Anayasa Mahkemesi kararının “gerekçesini” mi?
Balbay’ın tahliye edilmesinden sonra da bu gerekçe gelebilir, mahkeme heyeti tarafından incelenir.
Ayrıca...
Hükmün ifadesinde zaten gerekçeler okunmakta.
Birincisi...
“Uzun tutukluluk hali...”
Bunun ayrıca yoruma ihtiyacı var mı?
5 yılı geçmiş, tam 1740 gün.
Diğer hükmün diğer ifadesi de başlı başına gerekçe:
“Milletvekilliği görevini yerine getirememek...”
Sadece bu hüküm bile tahliye kararını gerektirmez mi?
Yargıya bütün saygımla hukuk penceremden baktığımda gördüklerimi yansıtan -naçizane- ifadem budur.

AİHM PENCERESİNDEN

CHP İzmir Milletvekili Rıza Türmen eski AİHM yargıcıdır.
Onun merceklerinden görüntüyü de yansıtayım...
Türmen de yukarıda sıraladığım iki “gerekçeyi” dile getiriyor.
Burada bir ince ayara da dikkat çekmekte.
Silivri’de görevli gazeteci arkadaşlarımız 13’üncü Ağır Ceza’nın “yetkisizlik” beyanıyla kararı Yargıtay’a bırakabileceğini ifade etmekteler.

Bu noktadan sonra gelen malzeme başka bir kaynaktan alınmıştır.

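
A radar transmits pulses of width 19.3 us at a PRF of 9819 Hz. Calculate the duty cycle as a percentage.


DC = 19.3e-6 * 9819 * 100 = 18.95%

18.95%


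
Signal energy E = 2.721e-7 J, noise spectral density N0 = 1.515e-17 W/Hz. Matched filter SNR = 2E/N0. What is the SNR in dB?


SNR_lin = 2 * 2.721e-7 / 1.515e-17 = 3.592e10
SNR_dB = 10*log10(3.592e10) = 105.6 dB

105.6 dB


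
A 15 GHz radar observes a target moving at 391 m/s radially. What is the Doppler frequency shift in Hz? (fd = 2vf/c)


fd = 2 * 391 * 15000000000.0 / 3e8 = 39100.0 Hz

39100.0 Hz


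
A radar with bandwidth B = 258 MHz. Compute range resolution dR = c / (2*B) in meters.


dR = 3e8 / (2 * 258000000.0) = 0.58 m

0.58 m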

Bunun nedeni Mustafa Balbay için mahkemenin “mahkumiyet” kararı vermiş olması ve artık dosya Yargıtay’da olduğuna göre “tahliye veya tutukluluğun devamı” kararını verme yetkisinin de yüksek mahkemeye ait bulunduğu diye izah ediliyor.
Rıza Türmen ise “dava dosyasının Yargıtay’a gittiğini ama mahkemenin gerekçeli kararı gönderme-diği için davadan elini çekmiş sayılma-yacağı” görüşünde.
Ayrıca...
Türmen şu durumun altını çizmekte:
“Anayasa Mahkemesi kararına göre Balbay’ın milletvekilliği yapamamasından doğan mağduriyetin, onun hükümlü ya da tutuklu olmasıyla ilişkisi yoktur.”
Yani...
Tutukluluk hüküm verilene kadar geçen süredir.

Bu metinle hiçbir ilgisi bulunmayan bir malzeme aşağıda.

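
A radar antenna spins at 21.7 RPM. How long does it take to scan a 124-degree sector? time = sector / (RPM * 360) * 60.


t = 124 / (21.7 * 360) * 60 = 0.95 s

0.95 s


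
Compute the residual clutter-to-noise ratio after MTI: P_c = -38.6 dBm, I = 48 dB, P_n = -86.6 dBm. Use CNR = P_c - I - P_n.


CNR = -38.6 - 48 - (-86.6) = 0.0 dB

0.0 dB


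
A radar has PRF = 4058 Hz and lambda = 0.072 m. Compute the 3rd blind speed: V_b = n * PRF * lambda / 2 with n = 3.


V_blind = 3 * 4058 * 0.072 / 2 = 438.3 m/s

438.3 m/s


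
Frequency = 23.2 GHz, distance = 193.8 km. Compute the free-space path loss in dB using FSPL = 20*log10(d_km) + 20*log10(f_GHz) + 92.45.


20*log10(193.8) = 45.75
20*log10(23.2) = 27.31
FSPL = 165.5 dB

165.5 dB


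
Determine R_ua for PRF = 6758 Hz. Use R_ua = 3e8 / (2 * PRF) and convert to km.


R_ua = 3e8 / (2 * 6758) = 22195.9 m = 22.2 km

22.2 km


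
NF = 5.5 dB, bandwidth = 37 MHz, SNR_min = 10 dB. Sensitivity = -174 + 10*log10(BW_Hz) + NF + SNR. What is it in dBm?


10*log10(37000000.0) = 75.68
S = -174 + 75.68 + 5.5 + 10 = -82.8 dBm

-82.8 dBm


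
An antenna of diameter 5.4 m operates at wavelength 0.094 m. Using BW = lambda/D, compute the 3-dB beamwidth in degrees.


BW_rad = 0.094 / 5.4 = 0.017407
BW_deg = 1.0 degrees

1.0 degrees


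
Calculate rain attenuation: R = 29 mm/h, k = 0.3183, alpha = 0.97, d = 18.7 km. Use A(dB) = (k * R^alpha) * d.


gamma = 0.3183 * 29^0.97 = 8.343777 dB/km
A = 8.343777 * 18.7 = 156.03 dB

156.03 dB


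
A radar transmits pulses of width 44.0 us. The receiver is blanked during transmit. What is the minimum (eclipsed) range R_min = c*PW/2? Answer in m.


R_min = 3e8 * 44.0e-6 / 2 = 6600.0 m

6600.0 m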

Hüküm kesinleştikten sonra tutukluluk biter, hükümlülük başlar.
“Hükümlülük birinci derece mahkemenin (13’üncü Ağır Ceza Mahkemesi) kararından sonra mı başlar, yoksa Yargıtay’da kesinleştikten sonra mı?”
Sorusu önemlidir ama Rıza Türmen’e göre bu olay için sorun oluşturmaz.
Çünkü...
13’üncü Ağır Ceza Mahkemesi gerekçeli karar vermiş değil.
Davadan el çekmiş olmuyor.
Rıza Türmen “Anayasa Mahkemesi kararının diğer hükmü nedeniyle bu tartışmanın pratikte geçerliğinin kalmayacağı” görüşünde.
Çünkü Anayasa Mahkemesi Balbay’ın milletvekilliği yapamamasından doğan mağduriyeti de hükme bağlamış.
Türmen “bu mağduriyet her türlü tartışmanın dışında sadece -tahliye- ile durdurulabilir” diyor.
Bir de ilave görüş.
Mağdurun lehine olan hukuk önceliklidir.
Yargıyı etkilemek gibi algılanmasın.
Bütün bunlar günlerdir, saatlerdir TV ekranlarında konuşulmakta.
Gazetelere servis edilmekte.
Sadece adaletin tecellisine mütevazı bir katkı çabasıdır.